Evals are the new tests
How I measure whether my agent workflows actually work — and the small habit that catches regressions before they ship.
Unit tests check that a function returns what you wrote it to return. Evals check whether a probabilistic system still behaves the way you need it to — across the messy, ambiguous inputs it’ll actually see in production.
Why evals matter for agents
When the system under test is a language model deciding which tool to call, regular tests don’t catch the failure modes that hurt you most: the model picks the wrong tool 4% of the time, the prompt change makes it overconfident on edge cases, the new model version subtly drifts toward verbose answers.
You don’t notice any of this until someone files a ticket.
The smallest habit that helps
Keep one fixture file per agent: 20–50 representative inputs covering the obvious happy paths plus the cases you’ve already seen go wrong.

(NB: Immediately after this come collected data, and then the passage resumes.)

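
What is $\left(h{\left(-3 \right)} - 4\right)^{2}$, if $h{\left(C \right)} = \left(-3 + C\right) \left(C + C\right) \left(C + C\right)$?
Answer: $48400$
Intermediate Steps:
$h{\left(C \right)} = 4 C^{2} \left(-3 + C\right)$ ($h{\left(C \right)} = \left(-3 + C\right) 2 C 2 C = 2 C \left(-3 + C\right) 2 C = 4 C^{2} \left(-3 + C\right)$)
$\left(h{\left(-3 \right)} - 4\right)^{2} = \left(4 \left(-3\right)^{2} \left(-3 - 3\right) - 4\right)^{2} = \left(4 \cdot 9 \left(-6\right) - 4\right)^{2} = \left(-216 - 4\right)^{2} = \left(-220\right)^{2} = 48400$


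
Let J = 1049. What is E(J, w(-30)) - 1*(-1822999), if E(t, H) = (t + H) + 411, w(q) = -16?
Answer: 1824443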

Re-run them on every prompt change and every model upgrade. Track the pass rate over time.
// fixtures/scheduling-agent.eval.ts
const cases = [
{ input: "book a 30 min slot tomorrow afternoon", expect: { tool: "find_slot", tz: true } },
{ input: "cancel my last meeting", expect: { tool: "cancel_event" } },
// ...
];
That’s it. Not a framework, not a service — just a file you can run against any prompt revision and read the diff before you ship.
What this article isn’t
It’s not a guide to eval frameworks (there are good ones — promptfoo, braintrust, langfuse). It’s the case for having an eval set at all, which is the part most teams skip.